Why it matters for NETEVO

This is the load-bearing public anchor for everything the NETEVO agentic-AI coinages name. The OWASP Agentic Top 10 was published in December 2025 as the first community-curated agentic-AI failure-mode list, developed with more than 100 industry experts. NETEVO's coinages — Implicit Authority Cascade, Bounded SaaS / Unbounded Agents, Agentic Due Diligence, Authority Register — predate the OWASP list by months, but the list now provides the public vocabulary against which they can be positioned and defended.

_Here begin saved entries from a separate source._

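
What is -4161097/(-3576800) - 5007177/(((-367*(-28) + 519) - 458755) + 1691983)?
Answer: -12733170320369/4449621466400 ≈ -2.8616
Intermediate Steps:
-4161097/(-3576800) - 5007177/(((-367*(-28) + 519) - 458755) + 1691983) = -4161097*(-1/3576800) - 5007177/(((10276 + 519) - 458755) + 1691983) = 4161097/3576800 - 5007177/((10795 - 458755) + 1691983) = 4161097/3576800 - 5007177/(-447960 + 1691983) = 4161097/3576800 - 5007177/1244023 = -12733170320369/4449621466400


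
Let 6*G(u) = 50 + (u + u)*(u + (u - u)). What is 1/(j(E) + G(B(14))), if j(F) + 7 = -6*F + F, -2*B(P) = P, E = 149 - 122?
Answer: -3/352 ≈ -0.0085227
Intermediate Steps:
E = 27
B(P) = -P/2
G(u) = 25/3 + u**2/3 (G(u) = (50 + (u + u)*(u + (u - u)))/6 = (50 + (2*u)*(u + 0))/6 = (50 + (2*u)*u)/6 = (50 + 2*u**2)/6 = 25/3 + u**2/3)
j(F) = -7 - 5*F (j(F) = -7 + (-6*F + F) = -7 - 5*F)
1/(j(E) + G(B(14))) = 1/((-7 - 5*27) + (25/3 + (-1/2*14)**2/3)) = 1/((-7 - 135) + (25/3 + (1/3)*(-7)**2)) = 1/(-142 + (25/3 + (1/3)*49)) = 1/(-142 + (25/3 + 49/3)) = 1/(-142 + 74/3) = 1/(-352/3) = -3/352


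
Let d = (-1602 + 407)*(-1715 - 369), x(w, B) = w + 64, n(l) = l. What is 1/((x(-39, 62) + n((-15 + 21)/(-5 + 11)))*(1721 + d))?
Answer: 1/64794626 ≈ 1.5433e-8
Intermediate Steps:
x(w, B) = 64 + w
d = 2490380 (d = -1195*(-2084) = 2490380)
1/((x(-39, 62) + n((-15 + 21)/(-5 + 11)))*(1721 + d)) = 1/(((64 - 39) + (-15 + 21)/(-5 + 11))*(1721 + 2490380)) = 1/((25 + 6/6)*2492101) = 1/((25 + 6*(1/6))*2492101) = 1/((25 + 1)*2492101) = 1/(26*2492101) = 1/64794626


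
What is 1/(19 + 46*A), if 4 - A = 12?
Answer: -1/349 ≈ -0.0028653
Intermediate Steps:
A = -8 (A = 4 - 1*12 = 4 - 12 = -8)
1/(19 + 46*A) = 1/(19 + 46*(-8)) = 1/(19 - 368) = 1/(-349) = -1/349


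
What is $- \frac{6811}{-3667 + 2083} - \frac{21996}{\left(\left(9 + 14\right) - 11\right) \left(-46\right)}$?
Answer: $\frac{1608389}{36432} \approx 44.148$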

Two list entries are the load-bearing IAC anchors: ASI01 Agent Goal Hijack (the agent is redirected from its assigned objective) and ASI03 Identity and Privilege Abuse (the agent acts with authority it should not hold) map directly onto the IAC failure pattern. A third — ASI06 Memory and Context Poisoning — sits adjacent where the cascade is realised through persisted context rather than live prompt.

The list is also the strongest single public anchor for Bounded SaaS / Unbounded Agents: ASI02 Tool Misuse and Exploitation describes the failure mode where the agent's unbounded reach extends through tools the SaaS layer expected to constrain, and ASI04 Agentic Supply Chain Vulnerabilities describes the failure mode where the bounded SaaS layer is compromised through agent-mediated upstream weaknesses.